Uma Ética Anti-Materialista

Uma ética anti-materialista

A cultura e a religião, com uma moral subjacente que recrimina os bens materiais, são e serão antagonistas do modelo económico capitalista. É a ética anti-materialista.

As reações turbulentas das pessoas em relação ao capitalismo originaram a diversidade de modelos capitalistas nos anos do pós-guerra, desde os muito regulamentados aos ligeiramente condicionados. Ao passo que cada indivíduo tem uma opção, verifica-se uma manifesta tendência para grande parte de uma sociedade se reunir em torno de um ponto de vista comum que muitas vezes diverge significativamente das escolhas de outras sociedades.

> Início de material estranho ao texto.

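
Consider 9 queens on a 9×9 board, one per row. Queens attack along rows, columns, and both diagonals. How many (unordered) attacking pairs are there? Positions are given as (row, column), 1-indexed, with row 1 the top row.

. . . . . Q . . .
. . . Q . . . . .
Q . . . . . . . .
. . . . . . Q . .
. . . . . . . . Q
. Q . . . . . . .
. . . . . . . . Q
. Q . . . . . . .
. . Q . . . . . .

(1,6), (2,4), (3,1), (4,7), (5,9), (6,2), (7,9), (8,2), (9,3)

Same column: (5,9)–(7,9) (column 9); (6,2)–(8,2) (column 2).
Same diagonal: (2,4)–(7,9) (|2−7| = |4−9| = 5); (8,2)–(9,3) (|8−9| = |2−3| = 1).
Total attacking pairs: 4.

4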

A meu ver, tal resulta da necessidade das pessoas pertencerem a grupos definidos pela religião, pela cultura, pela história, o que, por sua vez, é alimentado pela necessidade inata que as pessoas têm de líderes: da família, da tribo, da aldeia e da nação.

É uma caraterística universal que provavelmente reflete o imperativo das pessoas fazerem escolhas que regem o seu comportamento quotidiano. A maioria das pessoas, na maior parte do tempo, sente-se desajustada da tarefa e procura a orientação vinda da religião, as recomendações dos membros da família ou as declarações dos presidentes. Quase todas as organizações humanas refletem esta necessidade de hierarquia.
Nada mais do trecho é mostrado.